- Umm Al Sheif
- Coordinates: 25°07′53″N 55°12′14″E﻿ / ﻿25.13138°N 55.20381°E
- Country: United Arab Emirates
- Emirate: Dubai
- City: Dubai

Area
- • Total: 1.87 km^{2} (0.72 sq mi)

Population (2000)
- • Total: 6,263
- • Density: 3,350/km^{2} (8,670/sq mi)
- Community number: 367

= Umm Al Sheif =

Umm Al Sheif (أم الشيف) is a locality in Dubai, United Arab Emirates (UAE). Umm Al Sheif is a small, residential locality in western Dubai. It is bordered to the north by Umm Suqeim, the northeast by Al Manara, the south by Al Barsha and Al Quoz and the west by Al Sufouh. It is bounded to the north by route D 92 (Al Wasl Road) and to the south by route E 11 (Sheikh Zayed Road). A local road (Al Thaniya Road) separates Umm Al Sheif from Al Manara.

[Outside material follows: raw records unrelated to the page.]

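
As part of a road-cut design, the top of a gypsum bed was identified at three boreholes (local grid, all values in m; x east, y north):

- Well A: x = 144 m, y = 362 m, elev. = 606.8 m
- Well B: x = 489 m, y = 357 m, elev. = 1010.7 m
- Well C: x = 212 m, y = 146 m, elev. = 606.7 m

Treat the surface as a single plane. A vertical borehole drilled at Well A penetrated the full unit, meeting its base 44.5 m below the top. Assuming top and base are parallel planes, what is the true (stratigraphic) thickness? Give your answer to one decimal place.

Let the plane be z = a·x + b·y + c.
Well B−Well A: 345a − 5b = 403.9;  Well C−Well A: 68a − 216b = −0.1.
Solving gives a = 1.17610, b = 0.37072.
|∇z| = √(a²+b²) = 1.23314, so dip δ = arctan(1.23314) = 50.96°.
True thickness = vertical thickness × cos δ = 44.5 × cos 50.96° = 28.0 m.

28.0 m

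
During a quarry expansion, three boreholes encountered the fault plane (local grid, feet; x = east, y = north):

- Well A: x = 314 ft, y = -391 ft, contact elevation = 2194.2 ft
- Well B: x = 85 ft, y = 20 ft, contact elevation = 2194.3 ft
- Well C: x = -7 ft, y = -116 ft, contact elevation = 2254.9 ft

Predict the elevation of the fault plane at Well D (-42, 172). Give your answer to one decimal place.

2209.6 ft

Let the plane be z = a·x + b·y + c.
Well B−Well A: −229a + 411b = 0.1;  Well C−Well A: −321a + 275b = 60.7.
Solving gives a = −0.36139, b = −0.20112.
Then c = 2194.2 − a·314 − b·-391 = 2229.04.
At (-42, 172): z = 15.2 − 34.6 + 2229.04 = 2209.6 ft.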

Umm Al Sheif is a developing, affluent residential community with villas and town houses. The local road system primarily conforms to the grid plan, however, residential communities are divided typically into lots. Even-numbered roads run northeast–southwest, while odd-numbered roads sun northwest–southeast. The Emirates International School is located in Umm Al Sheif.

Umm Al Sheif is around a 15-minute drive from Burj khalifa, and around same distance from Palm Jumeirah Island.

== Archaeological monuments ==
One of the most important heritage landmarks in the region is the Umm Al Sheif Chamber Council building, which was built in 1955 and was used by Sheikh Rashid bin Saeed Al Maktoum as his summer residence, where he used to spend some evening periods during the summer season.